My point is not to eliminate services and take away capabilities, but AWS CTO Wener Vogels pointed out in his keynote that the company has released a whopping 3,951 new services and capabilities since the first re:Invent event in 2012. The sheer number has sometimes been "confusing and hard to deal with," Vogels admitted. He went on to talk about the administrative tools and services that Amazon has come out with to ease cloud architecture, development, deployment, operational management and cost/performance optimization. This includes everything from CloudFormation, CloudWatch, Config, and CloudTrail to Config Rules, Cost Explorer, Inspector and Trusted Advisor.

So, yes, AWS is doing a lot to make working on the platform simpler, easier and more cost-effective, but I'll close with three proposals to shift the emphasis and communications agenda a bit at re:Invent 2018.

Put the emphasis on improving existing services. Wherever possible, build on existing services rather than introducing yet another service. DynamoDB Global Tables, Backups and On-Demand Restore, for example, are examples of new features added to one of AWS's oldest services. Werner Vogels noted that AWS likes to get new services out there even if it knows that certain features are wanting. That way it can get customer feedback on how to improve the service. I would submit that AWS is now so large, it would do well to add value to existing services first and take more time to polish new services before introducing them. I'd also make a point of highlighting upgrades to existing services at re:Invent so customers recognize the growing value of services already in use.

Put management and administrative services in the spotlight. This year there were a whopping 61 new product announcements overall at re:Invent, yet only two in the "Management" category: AWS Systems Manager and a new logging feature added to AWS CloudTrail. Systems management may not be as sexy as a new AI or ML service, but AWS should make point of using re:Invent to announce and highlight new capabilities that will help companies spend less, simplify, save employee time and get more bang for the buck. It may be that AWS Systems Manager didn't get much limelight at re:Invent because it seems to be a makeover of Amazon EC2 Systems Manager, introduced at re:Invent 2016. According to a blog on the new AWS Systems Manager, it "defines a new experience around grouping, visualizing, and reacting to problems using features from products like Amazon EC2 Systems Manager." As the scale of AWS grows and companies use more and more services, I would think management tools and services would keep pace and take advantage of the most advanced technologies AWS is applying in other areas.

Bring more automation and AI to building and management capabilities.
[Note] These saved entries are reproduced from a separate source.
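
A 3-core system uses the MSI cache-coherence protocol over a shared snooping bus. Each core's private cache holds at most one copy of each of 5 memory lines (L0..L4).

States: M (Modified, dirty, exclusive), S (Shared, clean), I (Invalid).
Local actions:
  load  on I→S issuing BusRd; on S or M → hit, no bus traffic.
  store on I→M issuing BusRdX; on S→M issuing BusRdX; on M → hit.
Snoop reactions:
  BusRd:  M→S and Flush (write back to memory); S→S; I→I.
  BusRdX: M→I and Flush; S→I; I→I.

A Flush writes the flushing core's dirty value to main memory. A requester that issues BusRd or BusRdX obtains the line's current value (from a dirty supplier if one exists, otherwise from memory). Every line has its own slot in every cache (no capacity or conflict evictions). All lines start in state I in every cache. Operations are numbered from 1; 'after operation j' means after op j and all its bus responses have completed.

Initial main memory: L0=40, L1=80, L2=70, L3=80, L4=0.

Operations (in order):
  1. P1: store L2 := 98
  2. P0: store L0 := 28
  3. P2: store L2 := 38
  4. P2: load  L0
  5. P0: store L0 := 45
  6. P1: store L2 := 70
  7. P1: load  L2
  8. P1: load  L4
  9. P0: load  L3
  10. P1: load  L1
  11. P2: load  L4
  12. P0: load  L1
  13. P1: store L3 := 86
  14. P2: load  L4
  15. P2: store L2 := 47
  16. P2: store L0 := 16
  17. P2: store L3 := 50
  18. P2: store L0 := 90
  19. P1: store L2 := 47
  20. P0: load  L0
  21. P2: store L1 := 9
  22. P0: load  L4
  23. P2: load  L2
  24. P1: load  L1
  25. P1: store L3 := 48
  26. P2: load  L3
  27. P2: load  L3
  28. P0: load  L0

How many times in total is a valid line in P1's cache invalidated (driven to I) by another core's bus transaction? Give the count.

[1] P1: store L2 := 98 | P0:I, P1:M(98), P2:I | bus: BusRdX
[2] P0: store L0 := 28 | P0:M(28), P1:I, P2:I | bus: BusRdX
[3] P2: store L2 := 38 | P0:I, P1:I, P2:M(38) | bus: BusRdX,Flush
[4] P2: load  L0 | P0:S(28), P1:I, P2:S(28) | bus: BusRd,Flush
[5] P0: store L0 := 45 | P0:M(45), P1:I, P2:I | bus: BusRdX
[6] P1: store L2 := 70 | P0:I, P1:M(70), P2:I | bus: BusRdX,Flush
[7] P1: load  L2 | P0:I, P1:M(70), P2:I | bus: none
[8] P1: load  L4 | P0:I, P1:S(0), P2:I | bus: BusRd
[9] P0: load  L3 | P0:S(80), P1:I, P2:I | bus: BusRd
[10] P1: load  L1 | P0:I, P1:S(80), P2:I | bus: BusRd
[11] P2: load  L4 | P0:I, P1:S(0), P2:S(0) | bus: BusRd
[12] P0: load  L1 | P0:S(80), P1:S(80), P2:I | bus: BusRd
[13] P1: store L3 := 86 | P0:I, P1:M(86), P2:I | bus: BusRdX
[14] P2: load  L4 | P0:I, P1:S(0), P2:S(0) | bus: none
[15] P2: store L2 := 47 | P0:I, P1:I, P2:M(47) | bus: BusRdX,Flush
[16] P2: store L0 := 16 | P0:I, P1:I, P2:M(16) | bus: BusRdX,Flush
[17] P2: store L3 := 50 | P0:I, P1:I, P2:M(50) | bus: BusRdX,Flush
[18] P2: store L0 := 90 | P0:I, P1:I, P2:M(90) | bus: none
[19] P1: store L2 := 47 | P0:I, P1:M(47), P2:I | bus: BusRdX,Flush
[20] P0: load  L0 | P0:S(90), P1:I, P2:S(90) | bus: BusRd,Flush
[21] P2: store L1 := 9 | P0:I, P1:I, P2:M(9) | bus: BusRdX
[22] P0: load  L4 | P0:S(0), P1:S(0), P2:S(0) | bus: BusRd
[23] P2: load  L2 | P0:I, P1:S(47), P2:S(47) | bus: BusRd,Flush
[24] P1: load  L1 | P0:I, P1:S(9), P2:S(9) | bus: BusRd,Flush
[25] P1: store L3 := 48 | P0:I, P1:M(48), P2:I | bus: BusRdX,Flush
[26] P2: load  L3 | P0:I, P1:S(48), P2:S(48) | bus: BusRd,Flush
[27] P2: load  L3 | P0:I, P1:S(48), P2:S(48) | bus: none
[28] P0: load  L0 | P0:S(90), P1:I, P2:S(90) | bus: none

invalidations = 4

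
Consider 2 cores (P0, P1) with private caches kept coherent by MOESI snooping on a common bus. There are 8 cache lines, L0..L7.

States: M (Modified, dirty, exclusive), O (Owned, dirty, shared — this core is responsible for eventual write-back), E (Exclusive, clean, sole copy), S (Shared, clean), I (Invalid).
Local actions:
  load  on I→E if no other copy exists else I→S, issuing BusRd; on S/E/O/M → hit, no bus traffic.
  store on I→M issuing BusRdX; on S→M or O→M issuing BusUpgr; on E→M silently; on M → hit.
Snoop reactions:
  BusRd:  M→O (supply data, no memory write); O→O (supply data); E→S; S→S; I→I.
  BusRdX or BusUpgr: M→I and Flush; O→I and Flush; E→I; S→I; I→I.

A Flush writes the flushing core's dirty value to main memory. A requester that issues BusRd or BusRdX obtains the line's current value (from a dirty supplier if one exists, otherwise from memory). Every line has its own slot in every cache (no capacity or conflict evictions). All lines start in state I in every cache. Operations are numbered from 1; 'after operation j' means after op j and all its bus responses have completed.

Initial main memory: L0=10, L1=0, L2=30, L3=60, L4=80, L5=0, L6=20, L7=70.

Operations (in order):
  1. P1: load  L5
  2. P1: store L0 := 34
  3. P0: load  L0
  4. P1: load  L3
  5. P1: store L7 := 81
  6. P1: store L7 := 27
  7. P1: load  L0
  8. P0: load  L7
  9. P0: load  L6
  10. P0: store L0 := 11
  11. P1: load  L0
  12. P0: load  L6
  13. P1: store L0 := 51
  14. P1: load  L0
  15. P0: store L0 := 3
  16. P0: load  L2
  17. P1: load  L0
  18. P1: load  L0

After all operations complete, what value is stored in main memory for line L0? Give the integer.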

Following up on the last point, I wasreally intrigued by Werner Vogel's discussion of the AWS Well-Architected Framework and Well-Architected Principles, but everything under this category seems to about white papers, best-practice documents, and case studies. That's all great, but I sense an opportunity to turn this content into helpful services or, better still, new advisory features embedded into existing services. Point the sexy stuff, like machine learning and AI, at how customers use AWS and surface recommendations at every stage of development, deployment and operations. That seems to be the focus of some of the automation tools mentioned above, but let's see more. Maybe even embed some of these capabilities directly within tools and services so it's not up to administrators and managers to fix bad practices. These are areas where AWS should excel. If you help customers use AWS well and cost effectively, they will be even happier and more loyal than they are today.